Drowning in a tsundoku

12 Jun

There is a word in Japanese, they tell me, that means letting books pile up without reading them: tsundoku. I don’t speak Japanese, but it sounds appropriate, reminding me both of sudoku, something stressful and time-consuming, and tsunami, which is what happens when your to-read pile becomes unstable.

My to-read ‘pile’ is actually neatly shelved, so it’s not going to crush me under its physical weight, but I do sometimes feel oppressed by its metaphorical, almost moral weight. The other day a friend gave me a book, just to be kind – and it was kind, but if she had seen the state of my reading list, she might have decided that it was kinder not to.

Shelf of books

The Secrets of Alchemy has actually been wrongly shelved – I’ve read that one from cover to cover and it’s very good.

There is another Japanese term, KonMari, which is actually just a play on the name of the woman who invented it, Marie Kondo. This is both a method of tidying up / clearing out, and also a philosophy, that tidiness is next to happiness, as cleanliness is to godliness. I have to confess I’m a bit of a KonMari aficionado, and I’ve written about it before. l don’t follow her method to the letter (who does?) but I do fold my clothing according to her designs, and try to apply the rule of chucking out things that I don’t need and that don’t spark joy.

What Marie Kondo has to say about books is that if you’re never going to read them, you should get rid of them. That seems reasonable, although it requires a bit of honesty and self-knowledge to say which ones those are. (There’s at least one, probably more, in that picture.) The biggest difficulty arises with books that were gifts, or that you’ve agreed with someone that yes, you really must read.

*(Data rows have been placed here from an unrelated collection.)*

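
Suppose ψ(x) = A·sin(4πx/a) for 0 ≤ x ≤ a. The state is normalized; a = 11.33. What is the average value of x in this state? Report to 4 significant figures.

⟨x⟩ ≈ 5.665

⟨x⟩ = ∫ x |ψ|² dx over the full domain.
Since the A² factors cancel between numerator and denominator, ⟨x⟩ = a/2.
With a = 11.33, ⟨x⟩ = 5.6650.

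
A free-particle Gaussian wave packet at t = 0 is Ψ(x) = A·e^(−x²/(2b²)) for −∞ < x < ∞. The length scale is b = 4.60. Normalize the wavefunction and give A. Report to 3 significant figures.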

You feel bad discarding then, but just don’t want to read them enough to actually do it.

But my problem isn’t really the books I know I’ll probably never read, it’s the ones I fully intend to read. Even though I’m a fairly quick reader, and read every day, unfortunately the to-read pile seems to grow faster than I can get through it.

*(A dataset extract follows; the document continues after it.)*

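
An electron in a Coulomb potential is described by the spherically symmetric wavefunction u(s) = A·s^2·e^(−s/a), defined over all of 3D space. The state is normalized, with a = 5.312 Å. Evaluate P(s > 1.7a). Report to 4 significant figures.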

There are already so many good books, and people will keep writing new ones. As a writer, I’m guilty of that too, of course, so I can’t criticise too much. But it makes me nostalgic for the eighteenth and nineteenth centuries,* when you could literally read everything that was published in English, and probably in every other language, if you had the necessary skills. These days, 20 books are published every hour – and that’s just in the UK! No one is that good at speed reading.

One of the most delicious experiences of my year is choosing my summer reading material. In the past, I would go into Waterstones and take advantage of their 3-for-2 offer, coming out with a bag full of crisp, virgin paperback books, and a sense of delightful anticipation. More recently, the push by airlines towards our travelling with only an extra jumper under one arm and a toothbrush clutched in our fist has made this impractical. When you only have an overgrown briefcase to carry all your clothes and shoes for a month, you can’t afford to use up half the space on books. It might work if I was only going for a week, but I usually spend several weeks in Albania each summer, and I can get through a whole book just on the journey out.

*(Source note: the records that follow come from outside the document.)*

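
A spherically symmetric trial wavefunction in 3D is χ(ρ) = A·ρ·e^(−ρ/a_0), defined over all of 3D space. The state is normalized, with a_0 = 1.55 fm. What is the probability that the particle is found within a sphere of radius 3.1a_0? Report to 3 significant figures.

P = ∫ |χ|² 4πρ² dρ over ρ ≤ 3.1a_0.
The full normalization integral is A²·[3·π·a_0^5] = 1, fixing A².
Substituting u = ρ/a_0, A², 4π and the length scale all cancel in the ratio: P = ∫_{0}^{3.1} u^4·e^(-2·u) du / ∫_{0}^{∞} u^4·e^(-2·u) du.
An antiderivative of u^4·e^(-2·u) is -(u^4/2 + u^3 + 3·u^2/2 + 3·u/2 + 3/4)·e^(-2·u); evaluating from 0 to 3.1 gives ≈ 0.55562, while the full integral is 3/4.
The region integral divided by the full integral gives P = 0.7408.

P ≈ 0.741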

So I’ve bought a Kindle. I’m not mad keen on the proprietary software (what’s wrong with epubs?) but it is the closest you can get to a proper book – no glare, no blue light disturbing your sleep patterns, no video ads popping up. And it only takes up the space of one book.

There are some disadvantages to going techno, though. The first is that it will not help me whittle down my shelf of physical books, unless I buy the same books as .mobi files, which I am loathe to do. (It feels too much like a waste.) The second is that I will no longer be a captive to whatever I have chosen to bring. Being abroad with nothing else to read, pre-ebooks, meant that I would read good, worthy, even difficult books, because that’s all there was in English. (I can read in Albanian, but not with much pleasure because there’s too much effort involved.) I read Anna Karenina that way, and even a Thomas Hardy novel – and I don’t even like Hardy’s novels.

I’m planning to download War and Peace onto my new Kindle, a book I once started but never finished, and I’ve already started reading the sample chapters, but what are the chances that I’ll keep reading it when my resistance weakens, and millions of other, easier books are available at the click of a button? Not good, I’d guess.

Anyway, I can let you know after the summer how I got on, maybe on a book review post.

I probably won’t be posting again until I’m in Albania now (ulp – summer’s getting very close!), so enjoy your holiday, if you’re taking one, or try to enjoy your work if you’re not, while I go off and experiment with my new book substitute.

*There is actually a word for being nostalgic for a period you never lived through: anemoia. Although the Greek scholar in me thinks it should be spelled amnemoia.